A little-known benefit of having close running buddies is that you can talk about anything with them. Literally anything. I know more about bathroom cycles and bodily processes than their life partners do. When it becomes acceptable, even encouraged, to text another adult at 3am “did you poop yet?” – that, my friends, it a closeness shared by runners.
And this transparency crosses gender lines; gleefully, at times. I’ve had male running partners stop to adjust a pinched testicle, and then spend the next mile actively exchanging with their non-male running buddies on various treatment options. Talking about difficult periods gets equal coverage; to the point where most of the men now carrying an extra tampon on race day. It’s being considerate for their sometimes-menstruating running buddies. We’re all in this together.
Does it ever go too far? Sure, that’s where boundaries and active consent come into play. Running gives people equal footing (no pun intended) in deciding subjects that are out of bounds. In my circle, I can’t remember a subject or bodily fluid that hasn’t been explored while we clock miles off together. Weather, travel plans, abortions, pooping (too much / not enough), bleeding nipples, politics, weak urine streams, personal bests, periods, hopes and fears….running creates an off-leash park for our minds. We have a shared experience of running together in that moment, with our aging human bodies.

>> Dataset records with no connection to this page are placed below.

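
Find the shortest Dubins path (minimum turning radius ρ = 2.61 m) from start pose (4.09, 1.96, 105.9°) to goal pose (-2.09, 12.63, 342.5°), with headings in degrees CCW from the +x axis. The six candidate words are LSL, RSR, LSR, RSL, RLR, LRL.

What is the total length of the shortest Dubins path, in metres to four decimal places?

17.9488 m

Let ψ = atan2(Δy, Δx) = atan2(10.67, -6.18) = 120.0792° be the start→goal bearing.
Normalize: d = |goal − start| / ρ = 12.330503/2.61 = 4.724331, α = (θ_start − ψ) mod 360° = 345.8208° = 6.035712 rad, β = (θ_goal − ψ) mod 360° = 222.4208° = 3.881976 rad.
Common terms: sin α = -0.244955, cos α = 0.969534, sin β = -0.674571, cos β = -0.738210, cos(α−β) = -0.550481, d² = 22.319299. Work in radians in the unit-radius frame; every candidate has L = ρ·(t + p + q).
LSL: p² = 2 + d² − 2cos(α−β) + 2d(sin α − sin β) = 29.479557; p = √p² = 5.429508; φ = atan2(cos β − cos α, d + sin α − sin β) = -0.319962 rad; t = (φ − α) mod 2π = 6.210697 rad, q = (β − φ) mod 2π = 4.201938 rad → L = 2.61·(6.210697 + 5.429508 + 4.201938) = 2.61·15.842142 = 41.347991 m
RSR: p² = 2 + d² − 2cos(α−β) + 2d(sin β − sin α) = 21.360965; p = √p² = 4.621792; φ = atan2(cos α − cos β, d − sin α + sin β) = 0.378469 rad; t = (α − φ) mod 2π = 5.657243 rad, q = (φ − β) mod 2π = 2.779679 rad → L = 2.61·(5.657243 + 4.621792 + 2.779679) = 2.61·13.058714 = 34.083243 m
LSR: p² = d² − 2 + 2cos(α−β) + 2d(sin α + sin β) = 10.530051; p = √p² = 3.245004; φ = atan2(−cos α − cos β, d + sin α + sin β) − atan2(−2, p) = 0.491619 rad; t = (φ − α) mod 2π = 0.739092 rad, q = (φ − β) mod 2π = 2.892828 rad → L = 2.61·(0.739092 + 3.245004 + 2.892828) = 2.61·6.876924 = 17.948771 m
RSL: p² = d² − 2 + 2cos(α−β) − 2d(sin α + sin β) = 27.906625; p = √p² = 5.282672; φ = atan2(cos α + cos β, d − sin α − sin β) − atan2(2, p) = -0.320956 rad; t = (α − φ) mod 2π = 0.073483 rad, q = (β − φ) mod 2π = 4.202932 rad → L = 2.61·(0.073483 + 5.282672 + 4.202932) = 2.61·9.559087 = 24.949216 m
RLR: c = (6 − d² + 2cos(α−β) + 2d(sin α − sin β))/8 = -1.670121, |c| > 1 → infeasible
LRL: c = (6 − d² + 2cos(α−β) − 2d(sin α − sin β))/8 = -2.684945, |c| > 1 → infeasible
Shortest: LSR with L = 17.948771 m ≈ 17.9488 m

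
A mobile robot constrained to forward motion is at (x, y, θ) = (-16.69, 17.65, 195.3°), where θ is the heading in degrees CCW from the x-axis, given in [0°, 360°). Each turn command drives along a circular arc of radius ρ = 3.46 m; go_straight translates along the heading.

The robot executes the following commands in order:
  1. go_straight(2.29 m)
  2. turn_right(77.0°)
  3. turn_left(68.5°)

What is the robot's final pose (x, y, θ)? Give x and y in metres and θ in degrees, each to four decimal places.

(-26.3144, 20.5381, 186.8000°)

set_pose: (x, y, θ) = (-16.6900, 17.6500, 195.3000°), ρ = 3.46
go_straight(2.29): x += 2.29·cos θ, y += 2.29·sin θ → (-18.8988, 17.0457, 195.3000°)
turn_right(77.0°): centre at ρ to the right, rotate −77.0° → (-22.8583, 18.7428, 118.3000°)
turn_left(68.5°): centre at ρ to the left, rotate +68.5° → (-26.3144, 20.5381, 186.8000°)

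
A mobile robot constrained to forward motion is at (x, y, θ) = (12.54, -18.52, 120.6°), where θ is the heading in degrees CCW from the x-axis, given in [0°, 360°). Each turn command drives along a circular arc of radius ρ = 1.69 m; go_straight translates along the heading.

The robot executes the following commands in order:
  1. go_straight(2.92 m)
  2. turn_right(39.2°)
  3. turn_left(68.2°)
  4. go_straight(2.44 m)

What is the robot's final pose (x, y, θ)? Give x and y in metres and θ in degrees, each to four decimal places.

(7.9169, -11.9486, 149.6000°)

set_pose: (x, y, θ) = (12.5400, -18.5200, 120.6000°), ρ = 1.69
go_straight(2.92): x += 2.92·cos θ, y += 2.92·sin θ → (11.0536, -16.0066, 120.6000°)
turn_right(39.2°): centre at ρ to the right, rotate −39.2° → (10.8373, -14.8936, 81.4000°)
turn_left(68.2°): centre at ρ to the left, rotate +68.2° → (10.0215, -13.1833, 149.6000°)
go_straight(2.44): x += 2.44·cos θ, y += 2.44·sin θ → (7.9169, -11.9486, 149.6000°)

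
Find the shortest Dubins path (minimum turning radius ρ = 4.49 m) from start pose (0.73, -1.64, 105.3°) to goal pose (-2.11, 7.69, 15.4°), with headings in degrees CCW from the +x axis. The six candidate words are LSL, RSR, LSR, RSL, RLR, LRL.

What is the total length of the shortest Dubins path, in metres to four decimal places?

Let ψ = atan2(Δy, Δx) = atan2(9.33, -2.84) = 106.9300° be the start→goal bearing.
Normalize: d = |goal − start| / ρ = 9.752666/4.49 = 2.172086, α = (θ_start − ψ) mod 360° = 358.3700° = 6.254737 rad, β = (θ_goal − ψ) mod 360° = 268.4700° = 4.685686 rad.
Common terms: sin α = -0.028444, cos α = 0.999595, sin β = -0.999644, cos β = -0.026700, cos(α−β) = 0.001745, d² = 4.717958. Work in radians in the unit-radius frame; every candidate has L = ρ·(t + p + q).
LSL: p² = 2 + d² − 2cos(α−β) + 2d(sin α − sin β) = 10.933524; p = √p² = 3.306588; φ = atan2(cos β − cos α, d + sin α − sin β) = -0.315592 rad; t = (φ − α) mod 2π = 5.996042 rad, q = (β − φ) mod 2π = 5.001278 rad → L = 4.49·(5.996042 + 3.306588 + 5.001278) = 4.49·14.303908 = 64.224545 m
RSR: p² = 2 + d² − 2cos(α−β) + 2d(sin β − sin α) = 2.495411; p = √p² = 1.579687; φ = atan2(cos α − cos β, d − sin α + sin β) = 0.707167 rad; t = (α − φ) mod 2π = 5.547570 rad, q = (φ − β) mod 2π = 2.304666 rad → L = 4.49·(5.547570 + 1.579687 + 2.304666) = 4.49·9.431923 = 42.349335 m
LSR: p² = d² − 2 + 2cos(α−β) + 2d(sin α + sin β) = -1.744742 < 0 → infeasible
RSL: p² = d² − 2 + 2cos(α−β) − 2d(sin α + sin β) = 7.187639; p = √p² = 2.680977; φ = atan2(cos α + cos β, d − sin α − sin β) − atan2(2, p) = -0.345799 rad; t = (α − φ) mod 2π = 0.317351 rad, q = (β − φ) mod 2π = 5.031485 rad → L = 4.49·(0.317351 + 2.680977 + 5.031485) = 4.49·8.029814 = 36.053864 m
RLR: c = (6 − d² + 2cos(α−β) + 2d(sin α − sin β))/8 = 0.688074; p = 2π − arccos c = 5.471220 rad; φ = atan2(cos α − cos β, d − sin α + sin β) = 0.707167 rad; t = (α − φ + p/2) mod 2π = 1.999995 rad, q = (α − β − t + p) mod 2π = 5.040276 rad → L = 4.49·(1.999995 + 5.471220 + 5.040276) = 4.49·12.511491 = 56.176595 m
LRL: c = (6 − d² + 2cos(α−β) − 2d(sin α − sin β))/8 = -0.366690; p = 2π − arccos c = 4.336940 rad; φ = atan2(cos β − cos α, d + sin α − sin β) = -0.315592 rad; t = (φ − α + p/2) mod 2π = 1.881326 rad, q = (β − α − t + p) mod 2π = 0.886562 rad → L = 4.49·(1.881326 + 4.336940 + 0.886562) = 4.49·7.104829 = 31.900680 m
Shortest: LRL with L = 31.900680 m ≈ 31.9007 m

31.9007 m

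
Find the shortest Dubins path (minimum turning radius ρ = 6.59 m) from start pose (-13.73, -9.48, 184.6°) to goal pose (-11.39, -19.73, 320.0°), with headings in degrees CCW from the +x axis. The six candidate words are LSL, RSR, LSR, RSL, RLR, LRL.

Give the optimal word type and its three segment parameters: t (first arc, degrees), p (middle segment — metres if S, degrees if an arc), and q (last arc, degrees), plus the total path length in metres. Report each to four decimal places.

RLR: t = 41.9589°, p = 247.5611°, q = 70.2022°, L = 41.3743 m

Let ψ = atan2(Δy, Δx) = atan2(-10.25, 2.34) = -77.1402° be the start→goal bearing.
Normalize: d = |goal − start| / ρ = 10.513710/6.59 = 1.595404, α = (θ_start − ψ) mod 360° = 261.7402° = 4.568228 rad, β = (θ_goal − ψ) mod 360° = 37.1402° = 0.648218 rad.
Common terms: sin α = -0.989627, cos α = -0.143662, sin β = 0.603767, cos β = 0.797161, cos(α−β) = -0.712026, d² = 2.545313. Work in radians in the unit-radius frame; every candidate has L = ρ·(t + p + q).
LSL: p² = 2 + d² − 2cos(α−β) + 2d(sin α − sin β) = 0.885152; p = √p² = 0.940825; φ = atan2(cos β − cos α, d + sin α − sin β) = 1.568660 rad; t = (φ − α) mod 2π = 3.283618 rad, q = (β − φ) mod 2π = 5.362744 rad → L = 6.59·(3.283618 + 0.940825 + 5.362744) = 6.59·9.587186 = 63.179558 m
RSR: p² = 2 + d² − 2cos(α−β) + 2d(sin β − sin α) = 11.053578; p = √p² = 3.324692; φ = atan2(cos α − cos β, d − sin α + sin β) = -0.286900 rad; t = (α − φ) mod 2π = 4.855128 rad, q = (φ − β) mod 2π = 5.348067 rad → L = 6.59·(4.855128 + 3.324692 + 5.348067) = 6.59·13.527887 = 89.148775 m
LSR: p² = d² − 2 + 2cos(α−β) + 2d(sin α + sin β) = -2.109943 < 0 → infeasible
RSL: p² = d² − 2 + 2cos(α−β) − 2d(sin α + sin β) = 0.352465; p = √p² = 0.593687; φ = atan2(cos α + cos β, d − sin α − sin β) − atan2(2, p) = -0.963635 rad; t = (α − φ) mod 2π = 5.531863 rad, q = (β − φ) mod 2π = 1.611854 rad → L = 6.59·(5.531863 + 0.593687 + 1.611854) = 6.59·7.737404 = 50.989491 m
RLR: c = (6 − d² + 2cos(α−β) + 2d(sin α − sin β))/8 = -0.381697; p = 2π − arccos c = 4.320757 rad; φ = atan2(cos α − cos β, d − sin α + sin β) = -0.286900 rad; t = (α − φ + p/2) mod 2π = 0.732321 rad, q = (α − β − t + p) mod 2π = 1.225260 rad → L = 6.59·(0.732321 + 4.320757 + 1.225260) = 6.59·6.278338 = 41.374250 m
LRL: c = (6 − d² + 2cos(α−β) − 2d(sin α − sin β))/8 = 0.889356; p = 2π − arccos c = 5.808324 rad; φ = atan2(cos β − cos α, d + sin α − sin β) = 1.568660 rad; t = (φ − α + p/2) mod 2π = 6.187779 rad, q = (β − α − t + p) mod 2π = 1.983720 rad → L = 6.59·(6.187779 + 5.808324 + 1.983720) = 6.59·13.979823 = 92.127035 m
Shortest: RLR with L = 41.374250 m ≈ 41.3743 m
Convert RLR to answer units (arcs ×180/π): t = 0.732321·180/π = 41.9589°, p = 4.320757·180/π = 247.5611°, q = 1.225260·180/π = 70.2022°, L = 41.3743 m.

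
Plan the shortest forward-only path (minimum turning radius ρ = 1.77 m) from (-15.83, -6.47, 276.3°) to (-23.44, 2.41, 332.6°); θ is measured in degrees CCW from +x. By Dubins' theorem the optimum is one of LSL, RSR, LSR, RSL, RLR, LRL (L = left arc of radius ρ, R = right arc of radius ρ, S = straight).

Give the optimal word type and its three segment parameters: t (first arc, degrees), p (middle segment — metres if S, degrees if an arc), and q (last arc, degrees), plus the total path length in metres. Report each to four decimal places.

Let ψ = atan2(Δy, Δx) = atan2(8.88, -7.61) = 130.5960° be the start→goal bearing.
Normalize: d = |goal − start| / ρ = 11.694721/1.77 = 6.607187, α = (θ_start − ψ) mod 360° = 145.7040° = 2.543015 rad, β = (θ_goal − ψ) mod 360° = 202.0040° = 3.525635 rad.
Common terms: sin α = 0.563468, cos α = -0.826138, sin β = -0.374672, cos β = -0.927158, cos(α−β) = 0.554844, d² = 43.654920. Work in radians in the unit-radius frame; every candidate has L = ρ·(t + p + q).
LSL: p² = 2 + d² − 2cos(α−β) + 2d(sin α − sin β) = 56.942161; p = √p² = 7.546003; φ = atan2(cos β − cos α, d + sin α − sin β) = -0.013388 rad; t = (φ − α) mod 2π = 3.726783 rad, q = (β − φ) mod 2π = 3.539023 rad → L = 1.77·(3.726783 + 7.546003 + 3.539023) = 1.77·14.811809 = 26.216901 m
RSR: p² = 2 + d² − 2cos(α−β) + 2d(sin β − sin α) = 32.148302; p = √p² = 5.669947; φ = atan2(cos α − cos β, d − sin α + sin β) = 0.017818 rad; t = (α − φ) mod 2π = 2.525197 rad, q = (φ − β) mod 2π = 2.775368 rad → L = 1.77·(2.525197 + 5.669947 + 2.775368) = 1.77·10.970512 = 19.417807 m
LSR: p² = d² − 2 + 2cos(α−β) + 2d(sin α + sin β) = 45.259436; p = √p² = 6.727513; φ = atan2(−cos α − cos β, d + sin α + sin β) − atan2(−2, p) = 0.541450 rad; t = (φ − α) mod 2π = 4.281620 rad, q = (φ − β) mod 2π = 3.299000 rad → L = 1.77·(4.281620 + 6.727513 + 3.299000) = 1.77·14.308134 = 25.325397 m
RSL: p² = d² − 2 + 2cos(α−β) − 2d(sin α + sin β) = 40.269782; p = √p² = 6.345848; φ = atan2(cos α + cos β, d − sin α − sin β) − atan2(2, p) = -0.571974 rad; t = (α − φ) mod 2π = 3.114989 rad, q = (β − φ) mod 2π = 4.097609 rad → L = 1.77·(3.114989 + 6.345848 + 4.097609) = 1.77·13.558446 = 23.998450 m
RLR: c = (6 − d² + 2cos(α−β) + 2d(sin α − sin β))/8 = -3.018538, |c| > 1 → infeasible
LRL: c = (6 − d² + 2cos(α−β) − 2d(sin α − sin β))/8 = -6.117770, |c| > 1 → infeasible
Shortest: RSR with L = 19.417807 m ≈ 19.4178 m
Convert RSR to answer units (arcs ×180/π): t = 2.525197·180/π = 144.6831°, p = ρ·p = 1.77·5.669947 = 10.0358 m, q = 2.775368·180/π = 159.0169°, L = 19.4178 m.

RSR: t = 144.6831°, p = 10.0358 m, q = 159.0169°, L = 19.4178 m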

What I didn’t realize is that men don’t always have this depth of sharing among their peers. Talking about intimate issues can be surprisingly off the table for men, even with close friends. That seems strangely isolating to me.
As much as I’ve heard about erectile dysfunction on commercials, I’d always thought it was a hot topic among men friends. Turns out, not so much. Guys, you are missing out! Yes, it’s scary to be vulnerable and talk about things you see as shortcomings. Those commercials about female leakage? Seriously, we talk about that with our friends all the time. Vulnerability is empowering.
Women have that available to them. We’re socialized to feel less stigma in sharing very personal aspects of our lives with friends. Everything from weird facial hair (ours) to avoiding vaginal dryness (ours and others). The recent confirmation hearings sparked a number of conversations that started with, “when I was raped…”. All shared experiences that gain power the more they are articulated; becoming “ours” instead of “mine”.
So, guys, at least think about it. The next time you’re with that close circle of friends, talk about what’s on your mind. I know there was probably that one time back in 7th grade when you did, only to have someone make a joke about your mom. Opening up about personal experience is powerful. Changing the game takes courage. Speaking your truth means leaning into fear. Just do it.